Intelligence Briefing on the challenges of the global response to COVID-19.
¨3. Distortion and rent-seeking in COVID-19 intervention research
... COVID-19 has already provided significant opportunities for the realization of large economic rents in the vaccines and pharmaceuticals sector. The non-governmental Coalition for Epidemic Preparedness (CEPI), which works alongside GAVI and WHO, granted US$388 million to Novavax, driving a massive jump in its stock price in anticipation of monopoly profits. Executives at Moderna raised eyebrows by arranging for legal sales of stock, timed to take place immediately after encouraging announcements on its candidate COVID-19 vaccine. Large sums of public funding are also available for candidate treatments for COVID-19, spurring feverish activity by large and small pharmaceutical firms alike, often backed by hedge funds and using technologies licensed from university-based, publicly funded research (Rowland, Reference Rowland2020). One important strand of the surprising controversy over the use of the antimalarial agent hydroxychloroquine in COVID-19 (see Box 1) has been the tension between repurposing old and off-patent drugs (like hydroxychloroquine and the steroid dexamethasone), which offer only limited profit opportunities, and novel agents (such as remdesivir), which offer the prospect of patents and monopoly rents. The willingness of the US government to advance purchase almost all of the manufacturing pipeline of remdesivir for July, August and September will certainly cement these profits for the drug's makers.
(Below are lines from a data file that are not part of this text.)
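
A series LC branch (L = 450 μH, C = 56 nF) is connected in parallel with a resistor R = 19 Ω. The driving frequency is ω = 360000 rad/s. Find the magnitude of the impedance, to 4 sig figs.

X_L = ωL = 162.0 Ω
X_C = 1/(ωC) = 49.60 Ω
Branch 1: Z₁ = R = 19.00 Ω
Branch 2 (series LC): Z₂ = j(X_L − X_C) = j112.4 Ω
Parallel: Z = Z₁Z₂/(Z₁+Z₂), |Z| = 18.73 Ω, ∠Z = 9.595°

18.73 Ω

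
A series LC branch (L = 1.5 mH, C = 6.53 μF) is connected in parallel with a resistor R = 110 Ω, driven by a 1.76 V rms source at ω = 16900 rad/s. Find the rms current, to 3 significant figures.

109 mA

X_L = ωL = 25.4 Ω
X_C = 1/(ωC) = 9.06 Ω
Branch 1: Z₁ = R = 110 Ω
Branch 2 (series LC): Z₂ = j(X_L − X_C) = j16.3 Ω
Parallel: Z = Z₁Z₂/(Z₁+Z₂), |Z| = 16.1 Ω, ∠Z = 81.6°
I = V/|Z| = 1.76/16.1 = 109 mA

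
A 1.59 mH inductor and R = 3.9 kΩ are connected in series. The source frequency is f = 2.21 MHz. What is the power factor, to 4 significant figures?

0.1739

ω = 2πf = 1.389e+07 rad/s
X_L = ωL = 22080 Ω
Z = 3900 + j22080 Ω
|Z| = √(3900² + 22080²) = 22420 Ω
∠Z = arctan(22080/3900) = 79.98°
cos φ = cos(79.98°) = 0.1739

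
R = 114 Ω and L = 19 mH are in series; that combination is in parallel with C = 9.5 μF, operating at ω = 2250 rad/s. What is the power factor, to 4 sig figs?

0.3840

X_L = ωL = 42.75 Ω
X_C = 1/(ωC) = 46.78 Ω
Branch 1 (R+jX_L): Z₁ = 114.0 + j42.75 Ω, |Z₁| = 121.8 Ω
Branch 2 (−jX_C): Z₂ = −j46.78 Ω
Parallel: Z = Z₁Z₂/(Z₁+Z₂), |Z| = 49.93 Ω, ∠Z = -67.42°
cos φ = cos(-67.42°) = 0.3840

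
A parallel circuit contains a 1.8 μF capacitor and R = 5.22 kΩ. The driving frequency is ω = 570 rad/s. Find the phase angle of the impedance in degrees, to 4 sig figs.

-79.42°

X_C = 1/(ωC) = 974.7 Ω
Parallel: admittances add. Y = 1/R + jωC
Y = (0.0001916 + j0.001026) S
|Y| = 0.001044 S → |Z| = 1/|Y| = 958.1 Ω, ∠Z = −∠Y = -79.42°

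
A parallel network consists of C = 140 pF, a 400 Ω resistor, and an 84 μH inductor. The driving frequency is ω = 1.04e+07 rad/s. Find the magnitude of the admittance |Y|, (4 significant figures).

X_L = ωL = 873.6 Ω
X_C = 1/(ωC) = 686.8 Ω
Parallel: admittances add. Y = 1/R + 1/(jωL) + jωC
Y = (0.002500 + j0.0003113) S
|Y| = 0.002519 S → |Z| = 1/|Y| = 396.9 Ω, ∠Z = −∠Y = -7.098°

2.519 mS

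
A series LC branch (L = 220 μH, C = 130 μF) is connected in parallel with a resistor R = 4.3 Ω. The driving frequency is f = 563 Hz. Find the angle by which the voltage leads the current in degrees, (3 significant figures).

-72.0°

ω = 2πf = 3537 rad/s
X_L = ωL = 0.778 Ω
X_C = 1/(ωC) = 2.17 Ω
Branch 1: Z₁ = R = 4.30 Ω
Branch 2 (series LC): Z₂ = j(X_L − X_C) = −j1.40 Ω
Parallel: Z = Z₁Z₂/(Z₁+Z₂), |Z| = 1.33 Ω, ∠Z = -72.0°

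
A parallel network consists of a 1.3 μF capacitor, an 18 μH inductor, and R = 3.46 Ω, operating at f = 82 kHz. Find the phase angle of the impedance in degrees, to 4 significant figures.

ω = 2πf = 515200 rad/s
X_L = ωL = 9.274 Ω
X_C = 1/(ωC) = 1.493 Ω
Parallel: admittances add. Y = 1/R + 1/(jωL) + jωC
Y = (0.2890 + j0.5620) S
|Y| = 0.6319 S → |Z| = 1/|Y| = 1.582 Ω, ∠Z = −∠Y = -62.78°

-62.78°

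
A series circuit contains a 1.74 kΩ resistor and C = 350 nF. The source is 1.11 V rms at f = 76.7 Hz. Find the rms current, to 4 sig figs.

ω = 2πf = 481.9 rad/s
X_C = 1/(ωC) = 5929 Ω
Z = 1740 − j5929 Ω
|Z| = √(1740² + 5929²) = 6179 Ω
I = V/|Z| = 1.11/6179 = 179.6 μA

179.6 μA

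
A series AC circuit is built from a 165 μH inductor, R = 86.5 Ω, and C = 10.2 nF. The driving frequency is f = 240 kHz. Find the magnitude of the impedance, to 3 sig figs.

203 Ω

ω = 2πf = 1.508e+06 rad/s
X_L = ωL = 249 Ω
X_C = 1/(ωC) = 65.0 Ω
Net reactance X = X_L − X_C = 184 Ω
Z = 86.5 + j184 Ω
|Z| = √(86.5² + 184²) = 203 Ω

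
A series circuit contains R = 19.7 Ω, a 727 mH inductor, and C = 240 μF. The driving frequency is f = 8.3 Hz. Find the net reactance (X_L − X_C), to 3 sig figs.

ω = 2πf = 52.15 rad/s
X_L = ωL = 37.9 Ω
X_C = 1/(ωC) = 79.9 Ω
X = 37.9 − 79.9 = -42.0 Ω

-42.0 Ω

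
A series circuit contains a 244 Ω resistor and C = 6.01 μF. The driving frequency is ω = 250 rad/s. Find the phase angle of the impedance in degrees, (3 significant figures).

X_C = 1/(ωC) = 666 Ω
Z = 244 − j666 Ω
|Z| = √(244² + 666²) = 709 Ω
∠Z = arctan(-666/244) = -69.9°

-69.9°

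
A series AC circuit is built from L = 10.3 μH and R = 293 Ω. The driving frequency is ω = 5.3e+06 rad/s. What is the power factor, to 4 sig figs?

X_L = ωL = 54.59 Ω
Z = 293.0 + j54.59 Ω
|Z| = √(293.0² + 54.59²) = 298.0 Ω
∠Z = arctan(54.59/293.0) = 10.55°
cos φ = cos(10.55°) = 0.9831

0.9831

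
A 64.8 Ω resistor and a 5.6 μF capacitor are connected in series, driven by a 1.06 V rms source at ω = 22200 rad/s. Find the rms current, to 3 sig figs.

16.2 mA

X_C = 1/(ωC) = 8.04 Ω
Z = 64.8 − j8.04 Ω
|Z| = √(64.8² + 8.04²) = 65.3 Ω
I = V/|Z| = 1.06/65.3 = 16.2 mA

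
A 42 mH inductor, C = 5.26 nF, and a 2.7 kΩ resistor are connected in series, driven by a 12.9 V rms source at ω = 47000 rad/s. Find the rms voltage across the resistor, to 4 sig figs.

10.24 V

X_L = ωL = 1974 Ω
X_C = 1/(ωC) = 4045 Ω
Net reactance X = X_L − X_C = -2071 Ω
Z = 2700 − j2071 Ω
|Z| = √(2700² + 2071²) = 3403 Ω
I = V/|Z| = 3.791 mA
V_R = I·|Z_R| = 0.003791 × 2700 = 10.24 V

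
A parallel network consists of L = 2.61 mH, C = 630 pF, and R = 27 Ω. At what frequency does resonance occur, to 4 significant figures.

124.1 kHz

ω₀ = 1/√(LC) = 1/√(0.00261 × 6.3e-10) = 779800 rad/s
f₀ = ω₀/(2π) = 124.1 kHz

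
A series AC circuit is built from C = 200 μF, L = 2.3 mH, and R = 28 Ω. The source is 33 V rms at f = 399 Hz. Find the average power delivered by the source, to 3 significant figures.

ω = 2πf = 2507 rad/s
X_L = ωL = 5.77 Ω
X_C = 1/(ωC) = 1.99 Ω
Net reactance X = X_L − X_C = 3.77 Ω
Z = 28.0 + j3.77 Ω
|Z| = √(28.0² + 3.77²) = 28.3 Ω
∠Z = arctan(3.77/28.0) = 7.67°
I = V/|Z| = 1.17 A
P = VI cos φ = 33 × 1.17 × cos(7.67°) = 38.2 W

38.2 W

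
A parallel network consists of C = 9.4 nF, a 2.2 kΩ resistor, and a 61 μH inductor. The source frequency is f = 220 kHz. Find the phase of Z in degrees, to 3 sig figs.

ω = 2πf = 1.382e+06 rad/s
X_L = ωL = 84.3 Ω
X_C = 1/(ωC) = 77.0 Ω
Parallel: admittances add. Y = 1/R + 1/(jωL) + jωC
Y = (0.000455 + j0.00113) S
|Y| = 0.00122 S → |Z| = 1/|Y| = 818 Ω, ∠Z = −∠Y = -68.2°

-68.2°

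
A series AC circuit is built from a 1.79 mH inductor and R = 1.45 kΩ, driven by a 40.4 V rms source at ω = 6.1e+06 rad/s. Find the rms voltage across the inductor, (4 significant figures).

X_L = ωL = 10920 Ω
Z = 1450 + j10920 Ω
|Z| = √(1450² + 10920²) = 11010 Ω
I = V/|Z| = 3.668 mA
V_L = I·|Z_L| = 0.003668 × 10920 = 40.05 V

40.05 V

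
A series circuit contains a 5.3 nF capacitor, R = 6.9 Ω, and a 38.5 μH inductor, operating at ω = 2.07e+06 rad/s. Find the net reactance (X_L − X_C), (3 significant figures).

-11.5 Ω

X_L = ωL = 79.7 Ω
X_C = 1/(ωC) = 91.1 Ω
X = 79.7 − 91.1 = -11.5 Ω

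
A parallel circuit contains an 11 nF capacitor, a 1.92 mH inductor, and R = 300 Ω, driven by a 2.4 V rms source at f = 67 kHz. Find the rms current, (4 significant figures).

11.42 mA

ω = 2πf = 421000 rad/s
X_L = ωL = 808.3 Ω
X_C = 1/(ωC) = 215.9 Ω
Parallel: admittances add. Y = 1/R + 1/(jωL) + jωC
Y = (0.003333 + j0.003393) S
|Y| = 0.004757 S → |Z| = 1/|Y| = 210.2 Ω, ∠Z = −∠Y = -45.51°
I = V/|Z| = 2.4/210.2 = 11.42 mA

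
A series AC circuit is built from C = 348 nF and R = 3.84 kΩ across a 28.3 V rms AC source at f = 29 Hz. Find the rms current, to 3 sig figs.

1.74 mA

ω = 2πf = 182.2 rad/s
X_C = 1/(ωC) = 15800 Ω
Z = 3840 − j15800 Ω
|Z| = √(3840² + 15800²) = 16200 Ω
I = V/|Z| = 28.3/16200 = 1.74 mA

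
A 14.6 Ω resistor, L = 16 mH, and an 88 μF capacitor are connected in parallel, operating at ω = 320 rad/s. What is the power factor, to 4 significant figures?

0.3792

X_L = ωL = 5.120 Ω
X_C = 1/(ωC) = 35.51 Ω
Parallel: admittances add. Y = 1/R + 1/(jωL) + jωC
Y = (0.06849 − j0.1672) S
|Y| = 0.1806 S → |Z| = 1/|Y| = 5.536 Ω, ∠Z = −∠Y = 67.72°
cos φ = cos(67.72°) = 0.3792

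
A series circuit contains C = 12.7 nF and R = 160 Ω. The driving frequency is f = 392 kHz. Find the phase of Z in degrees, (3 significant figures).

-11.3°

ω = 2πf = 2.463e+06 rad/s
X_C = 1/(ωC) = 32.0 Ω
Z = 160 − j32.0 Ω
|Z| = √(160² + 32.0²) = 163 Ω
∠Z = arctan(-32.0/160) = -11.3°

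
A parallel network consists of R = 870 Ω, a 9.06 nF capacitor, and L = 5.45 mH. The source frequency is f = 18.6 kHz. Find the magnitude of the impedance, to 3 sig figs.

795 Ω

ω = 2πf = 116900 rad/s
X_L = ωL = 637 Ω
X_C = 1/(ωC) = 944 Ω
Parallel: admittances add. Y = 1/R + 1/(jωL) + jωC
Y = (0.00115 − j0.000511) S
|Y| = 0.00126 S → |Z| = 1/|Y| = 795 Ω, ∠Z = −∠Y = 24.0°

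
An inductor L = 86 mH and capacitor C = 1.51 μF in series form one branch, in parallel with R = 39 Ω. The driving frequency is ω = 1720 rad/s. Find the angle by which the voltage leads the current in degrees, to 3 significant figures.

X_L = ωL = 148 Ω
X_C = 1/(ωC) = 385 Ω
Branch 1: Z₁ = R = 39.0 Ω
Branch 2 (series LC): Z₂ = j(X_L − X_C) = −j237 Ω
Parallel: Z = Z₁Z₂/(Z₁+Z₂), |Z| = 38.5 Ω, ∠Z = -9.34°

-9.34°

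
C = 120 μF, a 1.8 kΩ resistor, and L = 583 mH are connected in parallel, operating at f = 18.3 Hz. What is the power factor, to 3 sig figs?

0.444

ω = 2πf = 115.0 rad/s
X_L = ωL = 67.0 Ω
X_C = 1/(ωC) = 72.5 Ω
Parallel: admittances add. Y = 1/R + 1/(jωL) + jωC
Y = (0.000556 − j0.00112) S
|Y| = 0.00125 S → |Z| = 1/|Y| = 800 Ω, ∠Z = −∠Y = 63.6°
cos φ = cos(63.6°) = 0.444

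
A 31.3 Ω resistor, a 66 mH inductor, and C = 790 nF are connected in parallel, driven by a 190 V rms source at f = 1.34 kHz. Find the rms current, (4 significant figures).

6.140 A

ω = 2πf = 8419 rad/s
X_L = ωL = 555.7 Ω
X_C = 1/(ωC) = 150.3 Ω
Parallel: admittances add. Y = 1/R + 1/(jωL) + jωC
Y = (0.03195 + j0.004852) S
|Y| = 0.03232 S → |Z| = 1/|Y| = 30.95 Ω, ∠Z = −∠Y = -8.635°
I = V/|Z| = 190/30.95 = 6.140 A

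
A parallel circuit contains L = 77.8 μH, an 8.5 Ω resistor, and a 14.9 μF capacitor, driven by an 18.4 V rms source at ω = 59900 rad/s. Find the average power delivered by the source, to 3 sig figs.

39.8 W

X_L = ωL = 4.66 Ω
X_C = 1/(ωC) = 1.12 Ω
Parallel: admittances add. Y = 1/R + 1/(jωL) + jωC
Y = (0.118 + j0.678) S
|Y| = 0.688 S → |Z| = 1/|Y| = 1.45 Ω, ∠Z = −∠Y = -80.2°
I = V/|Z| = 12.7 A
P = VI cos φ = 18.4 × 12.7 × cos(-80.2°) = 39.8 W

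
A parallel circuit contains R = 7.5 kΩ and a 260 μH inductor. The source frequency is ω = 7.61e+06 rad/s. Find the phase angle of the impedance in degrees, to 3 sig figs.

75.2°

X_L = ωL = 1980 Ω
Parallel: admittances add. Y = 1/R + 1/(jωL)
Y = (0.000133 − j0.000505) S
|Y| = 0.000523 S → |Z| = 1/|Y| = 1910 Ω, ∠Z = −∠Y = 75.2°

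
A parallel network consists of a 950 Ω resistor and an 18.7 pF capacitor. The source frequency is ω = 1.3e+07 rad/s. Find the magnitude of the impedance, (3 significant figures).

X_C = 1/(ωC) = 4110 Ω
Parallel: admittances add. Y = 1/R + jωC
Y = (0.00105 + j0.000243) S
|Y| = 0.00108 S → |Z| = 1/|Y| = 926 Ω, ∠Z = −∠Y = -13.0°

926 Ω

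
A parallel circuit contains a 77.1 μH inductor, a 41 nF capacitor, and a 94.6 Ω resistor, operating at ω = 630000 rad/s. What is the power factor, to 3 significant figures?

0.896

X_L = ωL = 48.6 Ω
X_C = 1/(ωC) = 38.7 Ω
Parallel: admittances add. Y = 1/R + 1/(jωL) + jωC
Y = (0.0106 + j0.00524) S
|Y| = 0.0118 S → |Z| = 1/|Y| = 84.8 Ω, ∠Z = −∠Y = -26.4°
cos φ = cos(-26.4°) = 0.896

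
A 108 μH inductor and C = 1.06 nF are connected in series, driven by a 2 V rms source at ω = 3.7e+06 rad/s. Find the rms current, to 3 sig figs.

X_L = ωL = 400 Ω
X_C = 1/(ωC) = 255 Ω
Net reactance X = X_L − X_C = 145 Ω
Z = j145 Ω
|Z| = √(0² + 145²) = 145 Ω
I = V/|Z| = 2/145 = 13.8 mA

13.8 mA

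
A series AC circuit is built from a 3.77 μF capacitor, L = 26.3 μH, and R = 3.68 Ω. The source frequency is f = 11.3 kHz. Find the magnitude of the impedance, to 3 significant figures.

4.13 Ω

ω = 2πf = 71000 rad/s
X_L = ωL = 1.87 Ω
X_C = 1/(ωC) = 3.74 Ω
Net reactance X = X_L − X_C = -1.87 Ω
Z = 3.68 − j1.87 Ω
|Z| = √(3.68² + 1.87²) = 4.13 Ω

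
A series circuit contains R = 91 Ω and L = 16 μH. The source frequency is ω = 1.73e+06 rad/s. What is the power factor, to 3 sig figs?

0.957

X_L = ωL = 27.7 Ω
Z = 91.0 + j27.7 Ω
|Z| = √(91.0² + 27.7²) = 95.1 Ω
∠Z = arctan(27.7/91.0) = 16.9°
cos φ = cos(16.9°) = 0.957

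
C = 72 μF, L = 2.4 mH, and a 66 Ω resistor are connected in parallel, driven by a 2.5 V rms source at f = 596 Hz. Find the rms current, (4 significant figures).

397.7 mA

ω = 2πf = 3745 rad/s
X_L = ωL = 8.987 Ω
X_C = 1/(ωC) = 3.709 Ω
Parallel: admittances add. Y = 1/R + 1/(jωL) + jωC
Y = (0.01515 + j0.1584) S
|Y| = 0.1591 S → |Z| = 1/|Y| = 6.286 Ω, ∠Z = −∠Y = -84.53°
I = V/|Z| = 2.5/6.286 = 397.7 mA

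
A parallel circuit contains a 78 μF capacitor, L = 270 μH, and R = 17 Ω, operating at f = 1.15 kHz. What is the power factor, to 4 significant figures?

ω = 2πf = 7226 rad/s
X_L = ωL = 1.951 Ω
X_C = 1/(ωC) = 1.774 Ω
Parallel: admittances add. Y = 1/R + 1/(jωL) + jωC
Y = (0.05882 + j0.05103) S
|Y| = 0.07787 S → |Z| = 1/|Y| = 12.84 Ω, ∠Z = −∠Y = -40.94°
cos φ = cos(-40.94°) = 0.7554

0.7554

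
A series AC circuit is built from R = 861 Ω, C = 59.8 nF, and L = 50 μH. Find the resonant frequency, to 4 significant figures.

ω₀ = 1/√(LC) = 1/√(5e-05 × 5.98e-08) = 578300 rad/s
f₀ = ω₀/(2π) = 92.04 kHz

92.04 kHz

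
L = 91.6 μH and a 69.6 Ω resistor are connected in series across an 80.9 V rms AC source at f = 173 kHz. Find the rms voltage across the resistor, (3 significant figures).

ω = 2πf = 1.087e+06 rad/s
X_L = ωL = 99.6 Ω
Z = 69.6 + j99.6 Ω
|Z| = √(69.6² + 99.6²) = 121 Ω
I = V/|Z| = 666 mA
V_R = I·|Z_R| = 0.666 × 69.6 = 46.3 V

46.3 V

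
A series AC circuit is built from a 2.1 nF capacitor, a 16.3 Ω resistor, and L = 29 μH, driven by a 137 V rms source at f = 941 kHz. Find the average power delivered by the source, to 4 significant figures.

35.86 W

ω = 2πf = 5.912e+06 rad/s
X_L = ωL = 171.5 Ω
X_C = 1/(ωC) = 80.54 Ω
Net reactance X = X_L − X_C = 90.92 Ω
Z = 16.30 + j90.92 Ω
|Z| = √(16.30² + 90.92²) = 92.37 Ω
∠Z = arctan(90.92/16.30) = 79.84°
I = V/|Z| = 1.483 A
P = VI cos φ = 137 × 1.483 × cos(79.84°) = 35.86 W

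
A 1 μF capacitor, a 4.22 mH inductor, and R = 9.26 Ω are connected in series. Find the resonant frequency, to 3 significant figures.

ω₀ = 1/√(LC) = 1/√(0.00422 × 1e-06) = 15390 rad/s
f₀ = ω₀/(2π) = 2.45 kHz

2.45 kHz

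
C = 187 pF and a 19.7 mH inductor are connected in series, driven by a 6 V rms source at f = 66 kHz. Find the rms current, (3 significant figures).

1.27 mA

ω = 2πf = 414700 rad/s
X_L = ωL = 8170 Ω
X_C = 1/(ωC) = 12900 Ω
Net reactance X = X_L − X_C = -4730 Ω
Z = − j4730 Ω
|Z| = √(0² + 4730²) = 4730 Ω
I = V/|Z| = 6/4730 = 1.27 mA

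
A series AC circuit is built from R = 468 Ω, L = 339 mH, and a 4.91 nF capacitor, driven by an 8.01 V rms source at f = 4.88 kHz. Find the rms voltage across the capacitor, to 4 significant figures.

ω = 2πf = 30660 rad/s
X_L = ωL = 10390 Ω
X_C = 1/(ωC) = 6642 Ω
Net reactance X = X_L − X_C = 3752 Ω
Z = 468.0 + j3752 Ω
|Z| = √(468.0² + 3752²) = 3781 Ω
I = V/|Z| = 2.118 mA
V_C = I·|Z_C| = 0.002118 × 6642 = 14.07 V

14.07 V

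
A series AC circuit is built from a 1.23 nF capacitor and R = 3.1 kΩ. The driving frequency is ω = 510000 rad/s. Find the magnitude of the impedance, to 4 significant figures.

X_C = 1/(ωC) = 1594 Ω
Z = 3100 − j1594 Ω
|Z| = √(3100² + 1594²) = 3486 Ω

3486 Ω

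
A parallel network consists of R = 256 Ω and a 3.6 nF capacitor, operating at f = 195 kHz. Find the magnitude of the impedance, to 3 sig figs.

170 Ω

ω = 2πf = 1.225e+06 rad/s
X_C = 1/(ωC) = 227 Ω
Parallel: admittances add. Y = 1/R + jωC
Y = (0.00391 + j0.00441) S
|Y| = 0.00589 S → |Z| = 1/|Y| = 170 Ω, ∠Z = −∠Y = -48.5°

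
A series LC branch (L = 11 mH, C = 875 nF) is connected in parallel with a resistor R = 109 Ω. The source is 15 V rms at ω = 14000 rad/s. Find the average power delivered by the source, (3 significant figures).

2.06 W

X_L = ωL = 154 Ω
X_C = 1/(ωC) = 81.6 Ω
Branch 1: Z₁ = R = 109 Ω
Branch 2 (series LC): Z₂ = j(X_L − X_C) = j72.4 Ω
Parallel: Z = Z₁Z₂/(Z₁+Z₂), |Z| = 60.3 Ω, ∠Z = 56.4°
I = V/|Z| = 249 mA
P = VI cos φ = 15 × 0.249 × cos(56.4°) = 2.06 W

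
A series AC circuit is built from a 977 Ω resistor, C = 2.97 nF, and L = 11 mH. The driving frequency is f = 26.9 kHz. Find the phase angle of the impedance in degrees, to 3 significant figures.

ω = 2πf = 169000 rad/s
X_L = ωL = 1860 Ω
X_C = 1/(ωC) = 1990 Ω
Net reactance X = X_L − X_C = -133 Ω
Z = 977 − j133 Ω
|Z| = √(977² + 133²) = 986 Ω
∠Z = arctan(-133/977) = -7.75°

-7.75°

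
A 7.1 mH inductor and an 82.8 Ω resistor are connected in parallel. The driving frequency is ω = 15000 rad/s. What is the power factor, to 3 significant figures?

X_L = ωL = 106 Ω
Parallel: admittances add. Y = 1/R + 1/(jωL)
Y = (0.0121 − j0.00939) S
|Y| = 0.0153 S → |Z| = 1/|Y| = 65.4 Ω, ∠Z = −∠Y = 37.9°
cos φ = cos(37.9°) = 0.789

0.789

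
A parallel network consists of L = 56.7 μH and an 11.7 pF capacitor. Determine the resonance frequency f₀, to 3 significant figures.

6.18 MHz

ω₀ = 1/√(LC) = 1/√(5.67e-05 × 1.17e-11) = 3.883e+07 rad/s
f₀ = ω₀/(2π) = 6.18 MHz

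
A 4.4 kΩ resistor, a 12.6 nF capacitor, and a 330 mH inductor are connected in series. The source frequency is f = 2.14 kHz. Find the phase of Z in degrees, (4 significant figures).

ω = 2πf = 13450 rad/s
X_L = ωL = 4437 Ω
X_C = 1/(ωC) = 5902 Ω
Net reactance X = X_L − X_C = -1465 Ω
Z = 4400 − j1465 Ω
|Z| = √(4400² + 1465²) = 4638 Ω
∠Z = arctan(-1465/4400) = -18.42°

-18.42°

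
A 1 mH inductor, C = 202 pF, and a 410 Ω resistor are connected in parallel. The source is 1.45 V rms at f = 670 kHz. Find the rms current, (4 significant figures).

ω = 2πf = 4.21e+06 rad/s
X_L = ωL = 4210 Ω
X_C = 1/(ωC) = 1176 Ω
Parallel: admittances add. Y = 1/R + 1/(jωL) + jωC
Y = (0.002439 + j0.0006128) S
|Y| = 0.002515 S → |Z| = 1/|Y| = 397.6 Ω, ∠Z = −∠Y = -14.10°
I = V/|Z| = 1.45/397.6 = 3.647 mA

3.647 mA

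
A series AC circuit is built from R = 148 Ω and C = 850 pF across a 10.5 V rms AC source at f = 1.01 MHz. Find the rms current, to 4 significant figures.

ω = 2πf = 6.346e+06 rad/s
X_C = 1/(ωC) = 185.4 Ω
Z = 148.0 − j185.4 Ω
|Z| = √(148.0² + 185.4²) = 237.2 Ω
I = V/|Z| = 10.5/237.2 = 44.26 mA

44.26 mA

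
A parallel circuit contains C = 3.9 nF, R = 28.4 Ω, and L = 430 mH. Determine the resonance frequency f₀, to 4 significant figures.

3.886 kHz

ω₀ = 1/√(LC) = 1/√(0.43 × 3.9e-09) = 24420 rad/s
f₀ = ω₀/(2π) = 3.886 kHz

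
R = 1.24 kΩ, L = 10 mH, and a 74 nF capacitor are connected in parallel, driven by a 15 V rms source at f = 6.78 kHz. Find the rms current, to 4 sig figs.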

It is perhaps unsurprising that there has been even less enthusiasm for conducting badly needed research into key social interventions (such as the use of facemasks by the general public or specific aspects of social distancing), which offer even less prospect of future profitability.
Box 1. The hydroxychloroquine roller coaster.
... In a politicization of pharmaceutical science not seen since the peak of South African AIDS denialism in the early 2000s, acceptance of evidence for or against HCQ split down partisan lines in the USA. A major global study in the prestigious medical journal The Lancet reported that HCQ showed no benefits in COVID-19 and provided evidence of elevated cardiovascular adverse events and decreased survival in patients receiving the drug. The HCQ arms of several major international trials were immediately suspended, and several nations advised against using the drug for COVID-19. Yet little more than week later, the study's authors retracted it in full – along with a parallel study on cardiovascular risk in COVID-19 patients, published in the New England Journal of Medicine – after it emerged that the commercial dataset that they had used was at best unvalidated, if not actually fraudulent... [Hydroxychloroquine] provides an extraordinary illustration that scientific error and misconduct can occur even in the midst of the response to a global public health emergency."